Principalmente, las políticas destinadas a proveer de activos a los más desfavorecidos, ya sea a través de la mejora de las oportunidades educativas, la reforma agraria o los microcréditos, concitan un amplísimo respaldo como instrumentos que pueden disminuir la desigualdad, contribuir a la desaparición de la pobreza extrema y favorecer el crecimiento económico. También se destaca el margen para políticas redistributivas del Estado tanto a través de políticas fiscales progresivas (con la introducción de impuestos sobre la propiedad) como, sobre todo, con políticas progresivas de gasto enfocadas a la provisión de servicios e infraestructuras a los más pobres. Dentro de estas políticas se destacan muy especialmente los programas de transferencias condicionadas como Oportunidades de México o Bolsa Escola de Brasil. Son programas focalizados que transfieren renta a las familias más pobres si invierten en capital humano (es decir, si los hijos van a la escuela y son objeto de seguimiento sanitario).
Esta convergencia entre valores y literatura económica puede ser especialmente relevante a la hora de construir las alianzas y las bases electorales necesarias para llevar adelante las políticas que favorezcan la equidad, de manera que las políticas no sólo sean atrayentes para los pobres y la clase media, sino también para una parte de la elite políticamente influyente. Esta elite se ha demostrado poco permeable a valores morales, pero puede encontrar en esta nueva “ortodoxia económica” una razón para esperar beneficios de largo plazo de estas políticas, aunque a corto plazo impliquen mayores impuestos o recibir menores beneficios del Estado.

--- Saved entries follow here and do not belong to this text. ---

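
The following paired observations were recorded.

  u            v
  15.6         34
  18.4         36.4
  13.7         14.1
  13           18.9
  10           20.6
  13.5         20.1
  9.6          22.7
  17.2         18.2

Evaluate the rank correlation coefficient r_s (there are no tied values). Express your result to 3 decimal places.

Rank u: 6, 8, 5, 3, 2, 4, 1, 7
Rank v: 7, 8, 1, 3, 5, 4, 6, 2
d = rank(u) − rank(v): -1, 0, 4, 0, -3, 0, -5, 5; Σd² = 76
ρ = 1 − 6Σd² / [n(n²−1)] = 1 − 6×76 / (8×63) = 1 − 456/504 ≈ 0.095

0.095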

De hecho, puede afirmarse que existe una oposición entre los objetivos de corto y largo plazo de las elites de estos países. De un lado, se situaría el objetivo de corto plazo de obtener los mayores beneficios posibles en el momento presente, rechazando, por tanto, cualquier subida de impuestos o cualquier cambio de la política económica que suponga una pérdida de renta para los más ricos. Sin embargo, a estos objetivos de corto plazo se enfrentan otros objetivos de largo como una mayor acumulación de capital humano y físico y una mayor estabilidad política y social que permitan conseguir un mayor crecimiento que, a su vez, permita maximizar el valor futuro de su patrimonio y una mejora en su calidad de vida. Para que en América Latina sean posibles políticas progresivas hace falta que las elites asuman que una transformación del statu quo puede ser beneficiosa en el largo plazo para todos los ciudadanos latinoamericanos y que la mejora general de los niveles de vida va a beneficiar también a las clases altas y a las empresas que verán ampliarse sus mercados.